Chères lectrices, chers lecteurs,
Vous tenez entre vos mains (ou bien votre écran le fait pour vous) le cinquième avis annuel d’IDEA. Il y a cinq ans, dans son premier avis annuel, IDEA mettait en avant dix chantiers pour un point de croissance en plus. En 2018, à l’approche du premier scrutin législatif, … scruté par IDEA, le discours semble s’être pour le moins transformé. La croissance en plus, est-elle encore la bienvenue ?
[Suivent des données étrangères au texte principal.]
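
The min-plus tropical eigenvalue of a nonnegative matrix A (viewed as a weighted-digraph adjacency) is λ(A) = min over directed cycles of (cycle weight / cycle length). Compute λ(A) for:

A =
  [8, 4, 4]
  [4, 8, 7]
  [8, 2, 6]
λ(A) = 10/3

Enumerate directed cycles and compute their means (weight / length). Sample:
  cycle 0 → 0: weight = 8, length = 1, mean = 8/1 ≈ 8.000
  cycle 1 → 1: weight = 8, length = 1, mean = 8/1 ≈ 8.000
  cycle 2 → 2: weight = 6, length = 1, mean = 6/1 ≈ 6.000
  cycle 0 → 1 → 0: weight = 8, length = 2, mean = 8/2 ≈ 4.000
  cycle 0 → 2 → 0: weight = 12, length = 2, mean = 12/2 ≈ 6.000
  cycle 1 → 0 → 1: weight = 8, length = 2, mean = 8/2 ≈ 4.000
Minimum mean = 3.333, attained e.g. along the cycle 0 → 2 → 1 → 0 with weight 10 and length 3. So λ(A) = 10/3 = 10/3.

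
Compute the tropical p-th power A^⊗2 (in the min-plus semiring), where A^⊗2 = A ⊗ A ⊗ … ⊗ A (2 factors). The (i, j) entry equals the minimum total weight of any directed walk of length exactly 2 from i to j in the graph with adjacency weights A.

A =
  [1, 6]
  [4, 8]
A^⊗2 =
  [2, 7]
  [5, 10]

Each entry (A^⊗2)_ij equals the minimum over all length-2 walks i = v_0 → v_1 → … → v_2 = j of Σ_t A[v_t][v_{t+1}]. For example, for (i, j) = (0, 1) we minimise over 2 possible intermediate vertex sequences; the minimum is 7, attained along the walk 0 → 0 → 1.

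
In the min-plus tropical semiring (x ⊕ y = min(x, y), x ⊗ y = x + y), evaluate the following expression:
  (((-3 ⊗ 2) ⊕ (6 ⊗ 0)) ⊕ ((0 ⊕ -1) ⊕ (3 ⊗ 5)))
(((-3 ⊗ 2) ⊕ (6 ⊗ 0)) ⊕ ((0 ⊕ -1) ⊕ (3 ⊗ 5))) = -1

Expand innermost to outermost. Recall ⊕ takes the minimum of its arguments and ⊗ takes their sum. Working out the expression (((-3 ⊗ 2) ⊕ (6 ⊗ 0)) ⊕ ((0 ⊕ -1) ⊕ (3 ⊗ 5))) gives -1.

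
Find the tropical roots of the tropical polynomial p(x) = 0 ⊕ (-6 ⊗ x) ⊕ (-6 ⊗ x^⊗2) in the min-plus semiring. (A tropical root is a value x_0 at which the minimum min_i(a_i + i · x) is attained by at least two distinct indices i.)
Roots: {0, 6}

Each tropical root is a break point of the lower envelope of the lines y = a_i + i · x (there are 3 lines, with slopes 0, 1, ..., 2). Only the lines that attain the minimum somewhere contribute to roots; other lines are dominated. Here the surviving (envelope) indices are i = 2, i = 1, i = 0.
Intersections between consecutive envelope lines give the roots: for adjacent envelope indices i < j the intersection is x = (a_i − a_j) / (j − i). Reading off the sorted break points: {0, 6}.
Verification: at each break x_0, at least two indices attain the minimum of min_i(a_i + i · x_0).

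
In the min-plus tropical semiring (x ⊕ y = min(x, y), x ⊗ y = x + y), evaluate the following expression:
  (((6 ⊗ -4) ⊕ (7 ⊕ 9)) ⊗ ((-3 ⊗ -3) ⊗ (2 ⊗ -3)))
(((6 ⊗ -4) ⊕ (7 ⊕ 9)) ⊗ ((-3 ⊗ -3) ⊗ (2 ⊗ -3))) = -5

Expand innermost to outermost. Recall ⊕ takes the minimum of its arguments and ⊗ takes their sum. Working out the expression (((6 ⊗ -4) ⊕ (7 ⊕ 9)) ⊗ ((-3 ⊗ -3) ⊗ (2 ⊗ -3))) gives -5.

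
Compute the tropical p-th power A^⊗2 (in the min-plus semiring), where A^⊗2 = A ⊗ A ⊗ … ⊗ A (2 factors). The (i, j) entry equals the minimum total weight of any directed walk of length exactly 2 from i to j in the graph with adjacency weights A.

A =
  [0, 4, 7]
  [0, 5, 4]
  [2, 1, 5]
A^⊗2 =
  [0, 4, 7]
  [0, 4, 7]
  [1, 6, 5]

Each entry (A^⊗2)_ij equals the minimum over all length-2 walks i = v_0 → v_1 → … → v_2 = j of Σ_t A[v_t][v_{t+1}]. For example, for (i, j) = (0, 2) we minimise over 3 possible intermediate vertex sequences; the minimum is 7, attained along the walk 0 → 0 → 2.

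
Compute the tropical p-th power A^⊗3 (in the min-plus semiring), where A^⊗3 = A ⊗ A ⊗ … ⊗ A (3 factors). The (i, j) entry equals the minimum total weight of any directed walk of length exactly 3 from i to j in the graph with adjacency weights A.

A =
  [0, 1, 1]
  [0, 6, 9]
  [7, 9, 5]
A^⊗3 =
  [0, 1, 1]
  [0, 1, 1]
  [7, 8, 8]

Each entry (A^⊗3)_ij equals the minimum over all length-3 walks i = v_0 → v_1 → … → v_3 = j of Σ_t A[v_t][v_{t+1}]. For example, for (i, j) = (0, 2) we minimise over 9 possible intermediate vertex sequences; the minimum is 1, attained along the walk 0 → 0 → 0 → 2.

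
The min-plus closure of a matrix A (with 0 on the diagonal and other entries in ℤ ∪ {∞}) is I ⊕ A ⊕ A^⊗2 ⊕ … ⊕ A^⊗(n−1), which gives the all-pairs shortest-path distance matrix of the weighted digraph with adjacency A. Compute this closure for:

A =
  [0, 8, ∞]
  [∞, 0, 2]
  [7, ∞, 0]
Closure =
  [0, 8, 10]
  [9, 0, 2]
  [7, 15, 0]

This is the Floyd-Warshall all-pairs shortest-path computation. For each intermediate vertex k = 0, 1, …, 2, update dist[i][j] ← min(dist[i][j], dist[i][k] + dist[k][j]). The final matrix gives, for each (i, j), the minimum total weight of any directed path from i to j (possibly empty when i = j).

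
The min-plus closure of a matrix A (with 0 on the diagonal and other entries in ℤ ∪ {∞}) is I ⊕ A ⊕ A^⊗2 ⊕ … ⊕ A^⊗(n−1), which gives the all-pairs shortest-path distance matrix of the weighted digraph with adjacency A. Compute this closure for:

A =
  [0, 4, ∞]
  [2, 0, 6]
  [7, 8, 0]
Closure =
  [0, 4, 10]
  [2, 0, 6]
  [7, 8, 0]

This is the Floyd-Warshall all-pairs shortest-path computation. For each intermediate vertex k = 0, 1, …, 2, update dist[i][j] ← min(dist[i][j], dist[i][k] + dist[k][j]). The final matrix gives, for each (i, j), the minimum total weight of any directed path from i to j (possibly empty when i = j).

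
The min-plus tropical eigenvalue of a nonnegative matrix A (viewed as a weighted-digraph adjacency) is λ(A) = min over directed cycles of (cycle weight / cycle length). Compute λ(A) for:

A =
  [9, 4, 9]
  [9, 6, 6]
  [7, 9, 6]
λ(A) = 17/3

Enumerate directed cycles and compute their means (weight / length). Sample:
  cycle 0 → 0: weight = 9, length = 1, mean = 9/1 ≈ 9.000
  cycle 1 → 1: weight = 6, length = 1, mean = 6/1 ≈ 6.000
  cycle 2 → 2: weight = 6, length = 1, mean = 6/1 ≈ 6.000
  cycle 0 → 1 → 0: weight = 13, length = 2, mean = 13/2 ≈ 6.500
  cycle 0 → 2 → 0: weight = 16, length = 2, mean = 16/2 ≈ 8.000
  cycle 1 → 0 → 1: weight = 13, length = 2, mean = 13/2 ≈ 6.500
Minimum mean = 5.667, attained e.g. along the cycle 0 → 1 → 2 → 0 with weight 17 and length 3. So λ(A) = 17/3 = 17/3.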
Il est relativement étonnant que, quand le moteur de la croissance tousse (tout en ne calant pas) comme il l’a fait lors de la précédente législature (croissance moyenne de 1,2%), on ne souhaite qu’une chose : le retour de la croissance, l’expansion économique tant prisée et nécessaire pour financer notre train de vie, notre Etat-providence, pour endiguer la progression du chômage et de la dette publique, et j’en passe. Maintenant, que la croissance est là (3,5% de croissance moyenne pendant cette législature) – même si le STATEC vient de la tacler sérieusement lors de sa récente révision des comptes nationaux en estimant même que « sur la fin de 2017, la croissance n’a pas été au rendez-vous », on remet soit en question sa nature, soit, pour d’aucuns, son existence même. Nous semblons tous avoir la mémoire courte et peut-être faut-il avoir une relation plus décomplexée avec cette fameuse « croissance »…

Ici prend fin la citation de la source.